Cultivar em campos terraceados na China é menos arriscado com seguro.
Milhões de chineses fazem seguro climático
Agricultores a compram apólices contra quebras de safras resultantes de mudanças climáticas
Coco Liu e ClimateWire
Semanas antes do início da colheita no verão passado na China, os arrozais de Li Ping foram atingidos por condições meteorológicas extremas. Temperaturas de35°C literalmente assaram a aldeia de Longtan, no norte do país, durante mais de um mês, amarelando folhas e prejudicando a produção de grãos. Como resultado, a produção de arroz de Li sofreu uma quebra de 20% em comparação com anos normais.

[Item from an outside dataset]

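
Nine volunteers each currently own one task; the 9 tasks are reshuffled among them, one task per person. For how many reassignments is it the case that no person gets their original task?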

Ainda assim, Li não teve dificuldades em levantar fundos para seu próximo plantio, como aconteceu depois de perdas de colheitas anteriores. Em vez disso, o lavrador, de 51 anos, esperou em casa até o dinheiro chegar.
“Faço seguro da minha produção de arroz desde 2009”, contou Li. “A compensação que recebi não cobriu as perdas totais, mas ela eliminou parte da pressão financeira que sofreria”.
Li Ping é um de centenas de milhões de agricultores chineses que agora utilizam o seguro como uma ferramenta para se proteger contra os riscos decorrentes das mudanças climáticas. A China é o segundo maior mercado mundial de seguro agrícola, atrás apenas dos Estados Unidos em termos de receitas de prêmios, e está lutando para estender o uso de seguros relacionados ao clima para outros setores.
As mudanças climáticas já deixaram muitas cicatrizes na sociedade chinesa. Dados da primeira estratégia nacional de adaptação às variações do clima, divulgados em 2013, mostram que eventos climáticos extremos mataram, em média, mais de 2.000 pessoas por ano desde a década de 90 e custam mais de 200 bilhões de yuans (US$ 32 bilhões) em danos econômicos diretos por ano à economia da China.
Embora o país já tenha injetado bilhões de dólares na prevenção desses danos, desastres naturais cada vez mais frequentes e intensos, provavelmente ligados às mudanças climáticas, estão forçando a nação a gastar mais.
De acordo com um estudo de 2013 do Climate Group, uma organização não governamental com sede em Londres, a China precisará de pelo menos US$ 24 bilhões por ano para ações de adaptação até 2020. Comparativamente, o orçamento nacional estimado com base em seus gastos atuais é de apenas US$ 13,5 bilhões.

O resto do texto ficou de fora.